Sunday, December 2, 2007


Today there was a story in the New York Times about a screenwriter whose movie is coming out soon. She grew up in Minnesota and was living what reads as a fairly conservative, advertising-copywriter life when she decided to bust out and take a job as a stripper. She stripped and wrote a blog about it. The blog got some attention and someone encouraged her to write a screenplay. She wrote a screenplay and her movie got made and now she is the hottest new/young screenwriter in Hollywood.

By the way, she changed her name to "Diablo Cody."

Peter was fascinated by the story but I must say, for a young, bourgeois Gen Y female like herself, the stripper thing isn't such a big wow. The choice of names elicits at most an eye-roll from me, but I guess "Diablo Cody" is way more palatable than simply "Diablo." Screenplay by Diablo. No. So it's good, I guess, that she took a second name. Though if it were me, and I insisted on calling myself Diablo, I'd go with Kowalski as a surname. But that's just me.

The story put me in mind of an episode from my life as a young actress trying to make it in New York. This was fifteen years ago. I was doing a god-awful play called The Web of Night. As you may have guessed from the title, it was a play about incest. I think incest plays always work best as comedies - but there wasn't a single joke in the whole excruciating three hours. I was rehearsing in the evenings, after my day job as an assistant research librarian at a law firm in Newark. I was living on the Upper East Side with a roommate and her nine cats and commuting to Newark every day. A girl has to make a living, and it was the early nineties and jobs were scarce and at waiting tables I was abysmal at best. So I had this job in Newark, New Jersey - an hour's commute - at which I made $13 an hour. Even though my rent was relatively low, after taxes and everything I made so little money that I had to think twice about buying a magazine.

Anyway there were two girls in the cast who were a few years younger than myself. I think they were both named Jen. They were both cute with rockin' bods and long blonde extensions. Walking out with them one night, we got on the subject of day jobs. They said, you should work where we work. I said, where's that? And they said, Stringfellow's. What's that? I asked, naive as I was at the time. And they said, oh, it's a high-end strip club on 22nd Street. They went on to tell me how they only worked about five hours a night and brought home around three thousand dollars a week in cash. No sex, they said - this was a classy place. All they had to do was dance, and the bouncers protected them from the weirdos. The Jens were like, come on! It's a great job, we can totally get you in.

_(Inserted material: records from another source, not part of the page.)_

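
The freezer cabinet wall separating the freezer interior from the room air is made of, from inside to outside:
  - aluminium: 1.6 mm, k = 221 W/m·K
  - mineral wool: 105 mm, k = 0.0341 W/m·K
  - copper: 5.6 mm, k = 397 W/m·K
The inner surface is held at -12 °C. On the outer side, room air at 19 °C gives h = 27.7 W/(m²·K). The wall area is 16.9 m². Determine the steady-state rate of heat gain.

Q ≈ 168 W

Series thermal resistances:
R_aluminium = L/(kA) = 0.0016/(221×16.9) = 4.284×10^-7 K/W
R_mineral wool = L/(kA) = 0.105/(0.0341×16.9) = 0.1822 K/W
R_copper = L/(kA) = 0.0056/(397×16.9) = 8.347×10^-7 K/W
R_outer film = 1/(h_o·A) = 1/(27.7×16.9) = 0.002136 K/W
R_total = 0.1843 K/W
Q = ΔT / R_total = 31 / 0.1843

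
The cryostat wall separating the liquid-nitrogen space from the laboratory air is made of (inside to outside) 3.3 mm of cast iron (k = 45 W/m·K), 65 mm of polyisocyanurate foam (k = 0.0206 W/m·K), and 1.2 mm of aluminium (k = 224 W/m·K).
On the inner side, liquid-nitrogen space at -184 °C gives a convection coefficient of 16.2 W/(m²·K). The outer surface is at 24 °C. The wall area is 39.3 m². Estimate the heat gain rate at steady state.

Q ≈ 2540 W

Thermal resistances in series:
R_inner film = 1/(h_i·A) = 1/(16.2×39.3) = 0.001571 K/W
R_cast iron = L/(kA) = 0.0033/(45×39.3) = 1.866×10^-6 K/W
R_polyisocyanurate foam = L/(kA) = 0.065/(0.0206×39.3) = 0.08029 K/W
R_aluminium = L/(kA) = 0.0012/(224×39.3) = 1.363×10^-7 K/W
R_total = 0.08186 K/W
Q = ΔT / R_total = 208 / 0.08186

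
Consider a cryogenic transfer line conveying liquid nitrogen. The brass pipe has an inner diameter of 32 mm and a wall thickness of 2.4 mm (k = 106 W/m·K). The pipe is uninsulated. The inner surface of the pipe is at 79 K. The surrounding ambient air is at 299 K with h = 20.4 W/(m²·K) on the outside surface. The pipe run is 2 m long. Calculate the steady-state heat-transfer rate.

Radial resistances (cylindrical: R_cond = ln(r_o/r_i)/(2πkL), R_conv = 1/(h·2πrL)):
R_brass pipe wall = ln(18.4/16)/(2π×106×2) = 1.049×10^-4 K/W
R_outer film = 1/(h_o·2πr_oL) = 1/(20.4×2π×0.0184×2) = 0.212 K/W
R_total = 0.2121 K/W
Q = ΔT/R_total = 220/0.2121

Q ≈ 1040 W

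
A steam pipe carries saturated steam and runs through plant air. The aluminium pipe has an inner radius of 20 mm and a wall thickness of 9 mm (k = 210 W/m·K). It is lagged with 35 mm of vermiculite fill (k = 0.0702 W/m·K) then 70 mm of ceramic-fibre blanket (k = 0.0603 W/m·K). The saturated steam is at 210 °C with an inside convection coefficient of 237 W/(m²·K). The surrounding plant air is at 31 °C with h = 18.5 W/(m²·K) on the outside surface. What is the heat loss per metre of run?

q′ ≈ 46.6 W/m

Treating each annulus and film as a series resistance:
R_inner film = 1/(h_i·2πr₁L) = 1/(237×2π×0.02×1) = 0.03358 K/W
R_aluminium pipe wall = ln(29/20)/(2π×210×1) = 2.816×10^-4 K/W
R_vermiculite fill = ln(64/29)/(2π×0.0702×1) = 1.795 K/W
R_ceramic-fibre blanket = ln(134/64)/(2π×0.0603×1) = 1.95 K/W
R_outer film = 1/(h_o·2πr_oL) = 1/(18.5×2π×0.134×1) = 0.0642 K/W
R_total = 3.843 K/W
Q = ΔT/R_total = 179/3.843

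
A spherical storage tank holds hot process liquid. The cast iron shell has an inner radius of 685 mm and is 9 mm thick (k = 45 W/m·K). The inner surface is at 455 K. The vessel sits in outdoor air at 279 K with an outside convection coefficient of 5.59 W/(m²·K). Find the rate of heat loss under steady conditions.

Q ≈ 5950 W

For a spherical shell R = (1/r₁ − 1/r₂)/(4πk); film R = 1/(h·4πr²). In series:
R_cast iron shell = (1/0.685 − 1/0.694)/(4π×45) = 3.348×10^-5 K/W
R_outer film = 1/(h·4πr_o²) = 1/(5.59×4π×0.694²) = 0.02956 K/W
R_total = 0.02959 K/W
Q = ΔT/R_total = 176/0.02959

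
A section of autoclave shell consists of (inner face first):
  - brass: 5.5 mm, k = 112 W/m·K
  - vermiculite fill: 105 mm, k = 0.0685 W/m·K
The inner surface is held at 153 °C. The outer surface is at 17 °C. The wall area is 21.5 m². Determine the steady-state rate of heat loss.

Using the resistance-network approach (series):
R_brass = L/(kA) = 0.0055/(112×21.5) = 2.284×10^-6 K/W
R_vermiculite fill = L/(kA) = 0.105/(0.0685×21.5) = 0.0713 K/W
R_total = 0.0713 K/W
Q = ΔT / R_total = 136 / 0.0713

Q ≈ 1910 W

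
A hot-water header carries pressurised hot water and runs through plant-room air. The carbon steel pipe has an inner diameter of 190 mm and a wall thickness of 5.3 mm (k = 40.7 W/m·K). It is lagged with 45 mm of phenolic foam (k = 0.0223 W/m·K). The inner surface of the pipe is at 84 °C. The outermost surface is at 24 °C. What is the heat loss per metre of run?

Cylindrical conduction, so R = ln(r₂/r₁)/(2πkL) per layer, in series:
R_carbon steel pipe wall = ln(100.3/95)/(2π×40.7×1) = 2.123×10^-4 K/W
R_phenolic foam = ln(145.3/100.3)/(2π×0.0223×1) = 2.645 K/W
R_total = 2.645 K/W
Q = ΔT/R_total = 60/2.645

q′ ≈ 22.7 W/m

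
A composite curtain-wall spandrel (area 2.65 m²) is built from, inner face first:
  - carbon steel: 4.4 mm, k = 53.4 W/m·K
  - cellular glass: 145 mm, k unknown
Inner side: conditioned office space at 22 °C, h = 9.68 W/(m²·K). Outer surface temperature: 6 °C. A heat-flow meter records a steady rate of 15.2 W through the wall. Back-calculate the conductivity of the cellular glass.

k ≈ 0.054 W/(m·K)

Model the wall as resistances in series:
R_inner film = 1/(h_i·A) = 1/(9.68×2.65) = 0.03898 K/W
R_carbon steel = L/(kA) = 0.0044/(53.4×2.65) = 3.109×10^-5 K/W
Sum of known resistances R_other = 0.03901 K/W
Total R = ΔT/Q = 16/15.2 = 1.053 K/W
R_cellular glass = R_total − R_other = 1.014 K/W
k = L/(R·A) = 0.145/(1.014×2.65)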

I spent that entire night entertaining it, wrestling with it, breaking it down. Me? A stripper? Me? I have nervous breakdown if my bra strap is showing. However, I reasoned, if that's the case, maybe it would be good for me. Maybe stripping is just what I need to bust through my inhibitions. Maybe it would be the best thing that ever happened to me! Think of what it would do for my acting. Confronting my shame in such an aggressive way. I started getting excited. I could solve some of my deepest issues and pull down $3000 tax-free dollars a week doing it. It was the obvious answer. My poverty, my shame - I could solve it all by simply taking this job. Not to mention that dancing naked would force me to the gym like nothing else ever had. It was a win-win-win. I was decided.

So I called my boyfriend Eric and told him my plan. He freaked out. I complained about my job. My body shame. My sexual inhibitions. I spun it so that he might get past his initial shock and subsequent rage and see the long-term benefits my stripping would have for our relationship. But I don't know, he just never got it and we hung up angry.

That night I went to sleep knowing I would never even have the nerve to go in and apply, much less take my clothes off and audition. Much less shimmy around naked five nights a week for bachelor-party douchebags from Long Island. For one thing, my thighs were too big. They don't like that. For another thing, the cost might be too high: I'd be putting my relationship in danger, and possibly my acting career (I was, after all, a serious actress), and possibly my life (wasn't there something in Flashdance....?). And for what? For the money. The money was the reason why I was so intrigued in the first place and tempted enough to actually consider doing it.
It's hard to be a girl in New York with a dream, and fucking expensive.

I made the moral decision: it's wrong to risk your life, your love - and, finally, your dignity - for money.

So that's what almost happened to me fifteen years ago. That's something I almost did. I know that people don't like movies where the hero wimps out - but for me, at the time, even considering becoming a stripper was a dangerous journey unto itself.